Many seismic signals - direct rays, partial and total reflections, transmissions, head waves, interface waves, tunnelling waves, caustics and Fresnel shadows - can be described by the inverse transform methods developed in the last chapter. First-motion approximations to the Cagniard or WKBJ methods, or asymptotic spectral methods can be used to investigate these signals. In addition the spectral method can be used for deep shadow signals.
In this chapter, we investigate approximate solutions for many canonical signals, e.g. direct rays, partial and total reflections, transmissions, head waves, interface waves, tunnelling waves, caustics, Fresnel and deep shadows. Unfortunately, often these canonical signals do not occur in isolation and for realistic, complicated models it is necessary to use numerical methods as described in the last chapter (Section 8.5.2) for the complete response. With modern computers, these numerical computations are entirely practical and are preferred for forward modelling.
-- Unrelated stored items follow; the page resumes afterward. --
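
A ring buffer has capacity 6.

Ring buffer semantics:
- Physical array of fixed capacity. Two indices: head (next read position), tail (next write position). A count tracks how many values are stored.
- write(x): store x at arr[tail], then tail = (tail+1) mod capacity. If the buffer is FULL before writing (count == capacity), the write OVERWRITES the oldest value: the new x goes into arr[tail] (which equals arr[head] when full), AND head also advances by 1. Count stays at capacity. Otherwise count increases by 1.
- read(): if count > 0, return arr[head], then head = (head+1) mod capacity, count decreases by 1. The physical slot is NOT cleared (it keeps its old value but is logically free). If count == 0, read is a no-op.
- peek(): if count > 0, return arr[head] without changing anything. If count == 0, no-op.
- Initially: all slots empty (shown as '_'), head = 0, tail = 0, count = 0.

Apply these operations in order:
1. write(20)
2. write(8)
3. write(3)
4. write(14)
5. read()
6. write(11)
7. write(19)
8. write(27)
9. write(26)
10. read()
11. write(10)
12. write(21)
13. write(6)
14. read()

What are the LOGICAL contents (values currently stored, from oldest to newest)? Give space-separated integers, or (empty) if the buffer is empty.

After op 1 (write(20)): arr=[20 _ _ _ _ _] head=0 tail=1 count=1
After op 2 (write(8)): arr=[20 8 _ _ _ _] head=0 tail=2 count=2
After op 3 (write(3)): arr=[20 8 3 _ _ _] head=0 tail=3 count=3
After op 4 (write(14)): arr=[20 8 3 14 _ _] head=0 tail=4 count=4
After op 5 (read()): arr=[20 8 3 14 _ _] head=1 tail=4 count=3
After op 6 (write(11)): arr=[20 8 3 14 11 _] head=1 tail=5 count=4
After op 7 (write(19)): arr=[20 8 3 14 11 19] head=1 tail=0 count=5
After op 8 (write(27)): arr=[27 8 3 14 11 19] head=1 tail=1 count=6
After op 9 (write(26)): arr=[27 26 3 14 11 19] head=2 tail=2 count=6
After op 10 (read()): arr=[27 26 3 14 11 19] head=3 tail=2 count=5
After op 11 (write(10)): arr=[27 26 10 14 11 19] head=3 tail=3 count=6
After op 12 (write(21)): arr=[27 26 10 21 11 19] head=4 tail=4 count=6
After op 13 (write(6)): arr=[27 26 10 21 6 19] head=5 tail=5 count=6
After op 14 (read()): arr=[27 26 10 21 6 19] head=0 tail=5 count=5

Answer: 27 26 10 21 6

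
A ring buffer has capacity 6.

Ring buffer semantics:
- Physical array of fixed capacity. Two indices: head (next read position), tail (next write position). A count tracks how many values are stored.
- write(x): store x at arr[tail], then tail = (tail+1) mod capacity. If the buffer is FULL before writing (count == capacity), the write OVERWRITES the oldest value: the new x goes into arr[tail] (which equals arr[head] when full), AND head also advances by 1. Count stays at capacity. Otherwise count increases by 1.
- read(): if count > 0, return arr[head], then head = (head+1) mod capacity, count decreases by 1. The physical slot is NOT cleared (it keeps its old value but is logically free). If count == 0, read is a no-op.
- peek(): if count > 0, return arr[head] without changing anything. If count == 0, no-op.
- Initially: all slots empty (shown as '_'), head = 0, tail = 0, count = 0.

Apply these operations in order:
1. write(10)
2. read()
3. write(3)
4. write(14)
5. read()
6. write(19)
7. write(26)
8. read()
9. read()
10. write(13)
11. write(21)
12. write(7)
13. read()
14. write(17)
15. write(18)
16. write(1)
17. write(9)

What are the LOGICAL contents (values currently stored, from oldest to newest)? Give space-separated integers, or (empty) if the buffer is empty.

After op 1 (write(10)): arr=[10 _ _ _ _ _] head=0 tail=1 count=1
After op 2 (read()): arr=[10 _ _ _ _ _] head=1 tail=1 count=0
After op 3 (write(3)): arr=[10 3 _ _ _ _] head=1 tail=2 count=1
After op 4 (write(14)): arr=[10 3 14 _ _ _] head=1 tail=3 count=2
After op 5 (read()): arr=[10 3 14 _ _ _] head=2 tail=3 count=1
After op 6 (write(19)): arr=[10 3 14 19 _ _] head=2 tail=4 count=2
After op 7 (write(26)): arr=[10 3 14 19 26 _] head=2 tail=5 count=3
After op 8 (read()): arr=[10 3 14 19 26 _] head=3 tail=5 count=2
After op 9 (read()): arr=[10 3 14 19 26 _] head=4 tail=5 count=1
After op 10 (write(13)): arr=[10 3 14 19 26 13] head=4 tail=0 count=2
After op 11 (write(21)): arr=[21 3 14 19 26 13] head=4 tail=1 count=3
After op 12 (write(7)): arr=[21 7 14 19 26 13] head=4 tail=2 count=4
After op 13 (read()): arr=[21 7 14 19 26 13] head=5 tail=2 count=3
After op 14 (write(17)): arr=[21 7 17 19 26 13] head=5 tail=3 count=4
After op 15 (write(18)): arr=[21 7 17 18 26 13] head=5 tail=4 count=5
After op 16 (write(1)): arr=[21 7 17 18 1 13] head=5 tail=5 count=6
After op 17 (write(9)): arr=[21 7 17 18 1 9] head=0 tail=0 count=6

Answer: 21 7 17 18 1 9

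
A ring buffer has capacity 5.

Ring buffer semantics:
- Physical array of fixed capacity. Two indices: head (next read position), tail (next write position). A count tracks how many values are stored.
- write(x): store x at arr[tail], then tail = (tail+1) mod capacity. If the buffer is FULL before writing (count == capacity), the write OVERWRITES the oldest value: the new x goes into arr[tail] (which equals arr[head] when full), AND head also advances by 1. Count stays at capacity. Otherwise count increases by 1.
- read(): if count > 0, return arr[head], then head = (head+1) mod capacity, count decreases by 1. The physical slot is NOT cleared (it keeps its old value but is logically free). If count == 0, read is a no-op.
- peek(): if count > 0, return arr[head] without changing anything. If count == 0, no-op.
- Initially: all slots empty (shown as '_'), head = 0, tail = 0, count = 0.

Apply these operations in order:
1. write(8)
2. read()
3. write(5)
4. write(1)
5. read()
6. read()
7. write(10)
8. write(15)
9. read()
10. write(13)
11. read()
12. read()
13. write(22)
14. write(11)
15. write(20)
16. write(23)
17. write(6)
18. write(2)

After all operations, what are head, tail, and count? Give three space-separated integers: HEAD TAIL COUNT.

After op 1 (write(8)): arr=[8 _ _ _ _] head=0 tail=1 count=1
After op 2 (read()): arr=[8 _ _ _ _] head=1 tail=1 count=0
After op 3 (write(5)): arr=[8 5 _ _ _] head=1 tail=2 count=1
After op 4 (write(1)): arr=[8 5 1 _ _] head=1 tail=3 count=2
After op 5 (read()): arr=[8 5 1 _ _] head=2 tail=3 count=1
After op 6 (read()): arr=[8 5 1 _ _] head=3 tail=3 count=0
After op 7 (write(10)): arr=[8 5 1 10 _] head=3 tail=4 count=1
After op 8 (write(15)): arr=[8 5 1 10 15] head=3 tail=0 count=2
After op 9 (read()): arr=[8 5 1 10 15] head=4 tail=0 count=1
After op 10 (write(13)): arr=[13 5 1 10 15] head=4 tail=1 count=2
After op 11 (read()): arr=[13 5 1 10 15] head=0 tail=1 count=1
After op 12 (read()): arr=[13 5 1 10 15] head=1 tail=1 count=0
After op 13 (write(22)): arr=[13 22 1 10 15] head=1 tail=2 count=1
After op 14 (write(11)): arr=[13 22 11 10 15] head=1 tail=3 count=2
After op 15 (write(20)): arr=[13 22 11 20 15] head=1 tail=4 count=3
After op 16 (write(23)): arr=[13 22 11 20 23] head=1 tail=0 count=4
After op 17 (write(6)): arr=[6 22 11 20 23] head=1 tail=1 count=5
After op 18 (write(2)): arr=[6 2 11 20 23] head=2 tail=2 count=5

Answer: 2 2 5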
Nevertheless, it is worth investigating approximations for canonical signals as it aids an understanding of wave propagation, and for interpreting the results of modelling and real data. While it is rare that the approximate results described here are used for complete, forward modelling, they are frequently employed to check more complete methods, and as an aid to interpretation or in an inverse problem, when complete modelling is too expensive.
The nomenclature for signals, particularly non-geometrical, is not standardized. In this chapter, we denote rays in multi-layered media with a sequence of letters with a subscript for each ray segment, e.g. P1S2 is a ray with a P ray segment in layer 1 and an S segment in layer 2 (therefore the source must be in layer 1, receiver in layer 2 and it must have a converted transmission at the interface, z = z2).